Some kind of trout

One day late last year, Dave Lavery - a roboticist who works for NASA and is currently on the Mars rover project - visited my university to give a talk. Before the event itself, he had kind of an informal conversation with some of the PhD students lying around the department.

I was sitting quietly in the corner of the Physics Department's Multi-Purpose Room (a combined seminar theatre, kitchen, event hall and, at that point in time, my surrogate office), working on my holiday project, and my supervisor asked me if I'd like to sit in. I'm very glad that I did, as he was fascinating to listen to and told several entertaining anecdotes. One of these inspired the following.

 

By NASA/JPL/DLR [Public domain], via Wikimedia Commons

By NASA/JPL/DLR [Public domain], via Wikimedia Commons

Some kind of trout

Lachlan Marnoch, 2018

The fish was minding her own business when a fissure opened in the ice above and she was sucked unceremoniously upward.

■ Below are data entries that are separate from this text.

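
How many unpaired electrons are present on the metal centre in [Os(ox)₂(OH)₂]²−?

2

Summing ligand charges against the −2 overall charge gives an oxidation state of +4 for osmium.
Osmium is a group-8 element; Os(IV) is therefore d⁴.
Counting donor atoms: 2×oxalate (bidentate) → 4 donors; 2×hydroxide (monodentate) → 2 donors. Coordination number = 6.
The spin state decides the count: a 5d ion has a large Δₒ and is invariably low-spin.
An octahedral low-spin d⁴ ion is t₂g⁴e_g⁰, giving 2 unpaired electrons.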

She wasn’t really a fish, of course. But she had fins, she had gills, and her shape was ideal for slicing through Europa’s subsurface oceans. The obvious difference, biochemistry aside, was her lack of eyes, and some deep-water Earth fish don’t have those anyway.

The rising current, drawn by the fissure’s opening, cared little for her taxonomic status as it propelled her through the ice. Battered against kilometres of frozen crust, she was finally blasted abruptly into space. Quite blind, she had no way to appreciate the grandeur of the moons wheeling about Jupiter’s furious visage, or of her smooth homeworld retreating below her - the offending cryovolcano already sealing itself over. Instead, the sudden vacuum induced violent decompression, heat leaked slowly from her body, and her gills flapped uselessly for absent water. She died wishing dearly for the pleasant warmth of the moon’s equatorial currents.

The fish’s frozen corpse tumbled into a Jovian orbit. Wrenched this way and that by the whims of the moons, thawed and refrozen by the radiation belts, she continued her unwilling voyage for years. Until, one day, SPLAT.

The pilot of the first manned flight to Jupiter blinked at the alien remains embedded in her front window. She turned to her co-pilot, his eyes as wide as hers.

Their transmission reached Earth forty-two point five minutes later. It was relayed from the Guizhou radiotelescope to Darwin Spaceflight Centre, then broadcast live for the whole world to hear:

“Uh, Darwin… we appear to have collided with some kind of trout. Please advise.”